Goldman, Sachs & Co. continued its reign as the dominant municipal underwriter during the first three quarters of 1992, lead-managing almost $7.2 billion of bonds more than its closest competitor, Merrill Lynch & Co.

For the first nine months of the year, Goldman Sachs was senior manager on $22.1 billion of long-term municipal issues, compared with $14.9 billion handled by Merrill Lynch, according to Securities Data Co.

The last time Goldman Sachs did not top the quarterly underwriting tables was in the fourth quarter of 1991, when Merrill Lynch was the leading underwriter of municipal bonds.
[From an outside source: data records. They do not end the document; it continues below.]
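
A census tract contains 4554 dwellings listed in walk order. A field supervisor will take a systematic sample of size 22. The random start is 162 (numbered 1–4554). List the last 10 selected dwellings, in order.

2646, 2853, 3060, 3267, 3474, 3681, 3888, 4095, 4302, 4509

k = N/n = 4554/22 = 207
13th selection = 162 + 12×207 = 2646
14th: 2646 + 207 = 2853
15th: 2853 + 207 = 3060
16th: 3060 + 207 = 3267
17th: 3267 + 207 = 3474
18th: 3474 + 207 = 3681
19th: 3681 + 207 = 3888
20th: 3888 + 207 = 4095
21st: 4095 + 207 = 4302
22nd: 4302 + 207 = 4509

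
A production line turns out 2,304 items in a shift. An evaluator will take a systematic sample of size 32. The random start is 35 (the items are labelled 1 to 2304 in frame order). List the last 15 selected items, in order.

1259, 1331, 1403, 1475, 1547, 1619, 1691, 1763, 1835, 1907, 1979, 2051, 2123, 2195, 2267

k = N/n = 2304/32 = 72
18th selection = 35 + 17×72 = 1259
19th: 1259 + 72 = 1331
20th: 1331 + 72 = 1403
21st: 1403 + 72 = 1475
22nd: 1475 + 72 = 1547
23rd: 1547 + 72 = 1619
24th: 1619 + 72 = 1691
25th: 1691 + 72 = 1763
26th: 1763 + 72 = 1835
27th: 1835 + 72 = 1907
28th: 1907 + 72 = 1979
29th: 1979 + 72 = 2051
30th: 2051 + 72 = 2123
31st: 2123 + 72 = 2195
32nd: 2195 + 72 = 2267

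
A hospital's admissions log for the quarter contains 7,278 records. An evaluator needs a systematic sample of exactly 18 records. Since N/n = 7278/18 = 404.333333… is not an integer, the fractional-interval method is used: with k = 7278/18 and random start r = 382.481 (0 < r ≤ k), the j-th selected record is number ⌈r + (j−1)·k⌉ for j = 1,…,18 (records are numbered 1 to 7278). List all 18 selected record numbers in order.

j=1: r + 0k = 382.481 → ⌈·⌉ = 383
j=2: r + 1k = 786.814333… → ⌈·⌉ = 787
j=3: r + 2k = 1191.147666… → ⌈·⌉ = 1192
j=4: r + 3k = 1595.481 → ⌈·⌉ = 1596
j=5: r + 4k = 1999.814333… → ⌈·⌉ = 2000
j=6: r + 5k = 2404.147666… → ⌈·⌉ = 2405
j=7: r + 6k = 2808.481 → ⌈·⌉ = 2809
j=8: r + 7k = 3212.814333… → ⌈·⌉ = 3213
j=9: r + 8k = 3617.147666… → ⌈·⌉ = 3618
j=10: r + 9k = 4021.481 → ⌈·⌉ = 4022
j=11: r + 10k = 4425.814333… → ⌈·⌉ = 4426
j=12: r + 11k = 4830.147666… → ⌈·⌉ = 4831
j=13: r + 12k = 5234.481 → ⌈·⌉ = 5235
j=14: r + 13k = 5638.814333… → ⌈·⌉ = 5639
j=15: r + 14k = 6043.147666… → ⌈·⌉ = 6044
j=16: r + 15k = 6447.481 → ⌈·⌉ = 6448
j=17: r + 16k = 6851.814333… → ⌈·⌉ = 6852
j=18: r + 17k = 7256.147666… → ⌈·⌉ = 7257

383, 787, 1192, 1596, 2000, 2405, 2809, 3213, 3618, 4022, 4426, 4831, 5235, 5639, 6044, 6448, 6852, 7257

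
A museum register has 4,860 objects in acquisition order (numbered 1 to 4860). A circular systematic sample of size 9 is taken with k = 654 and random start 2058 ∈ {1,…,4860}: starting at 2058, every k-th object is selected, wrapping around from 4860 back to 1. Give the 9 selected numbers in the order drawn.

Selection 1: 2058
Selection 2: 2058 + 654 = 2712
Selection 3: 2712 + 654 = 3366
Selection 4: 3366 + 654 = 4020
Selection 5: 4020 + 654 = 4674
Selection 6: 4674 + 654 = 5328 → 5328 − 4860 = 468
Selection 7: 468 + 654 = 1122
Selection 8: 1122 + 654 = 1776
Selection 9: 1776 + 654 = 2430

2058, 2712, 3366, 4020, 4674, 468, 1122, 1776, 2430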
In that quarter, Merrill Lynch was the senior manager on 99 issues totaling $6.5 billion, and Goldman Sachs came in second with 4.9 billion.

Rounding out the top five senior managers for the first three quarters of 1992 were Lehman Brothers with $13.7 billion to its credit; Smith Barney, Harris Upham & Co., at $12.5 billion; and First Boston Corp., which recorded $11.2 billion.

J. P. Morgan Securities Inc., which ranked 11th for the first half of the year, edged into the top 10 in the updated rankings by ousting Dean Witter Reynolds Inc. from the number 10 slot.

The only other shift in the top 10 came at PaineWebber Inc., which moved from seventh for the half to sixth in the year-to-date ranking, changing places with Bear, Stearns & Co.

Merrill Lynch comes out on top of the current list if the rankings are based solely on participation in a syndicate, rather than full credit for the deal going to the lead manager.

On that basis, Merrill Lynch participated in 906 issues, totaling $59.6 billion, compared with second-ranked Goldman Sachs, at 446 issues and $53.7 billion so far this year.

Merrill Lynch also tops the chart when general obligation bonds are segregated from other types of securities. The firm senior-managed GO bond deals totaling $7.2 billion, compared to Goldman Sachs' second-place showing of $7.1 billion in GO sales.

On the revenue bond side, Goldman Sachs was first, with $15 billion, and Smith Barney was second, at $10.1 billion.

The latest rankings come as the market heads for what many analysts predict will be a record year for the industry. New-issue volume for the first three quarters jumped to $170.17 billion, from $119.94 billion in the same period last year. a pace strong enough to break the record $207 billion sold in 1985.

In addition to topping the senior manager chart for the first three quarters, Goldman Sachs also handled the biggest deal of the period, a $1.4 billion California sale in February.

Lehman Brothers handled the second biggest, a $1.2 billion sale in August for New York City.

The largest note issue of the first nine months came to market yesterday, as California priced $5 billion in revenue anticipation notes through Lehman Brothers.

The second largest note deal was also from California, a $3.3 billion

deal underwritten by a Lehman V

Brothers syndicate early last month.

Splitting the rankings between negotiated and competitive deals shakes up the rankings a bit, although Goldman Sachs still tops both lists with $8 billion in negotiated deals and $4.1 billion in competitives.

But Smith Barney moves into second place on the negotiated side, handling $11.5 billion and garnering an 8.6% market share, slightly higher than Merrill Lynch's $11.4 billion and 8.4% share.

For just the July to September period, Goldman Sachs lead-managed $6.8 billion of municipal bonds, ranking first with 12.3% of the market. Merrill Lynch was second for the quarter, with $5 billion and a 9.1% market share.

Securities Data's underwriter rankings are based on long-term issues maturing in 13 months or longer. Private placements, remarketings, and taxable debt issued by private nonprofit organizations are excluded, but municipal forwards are included.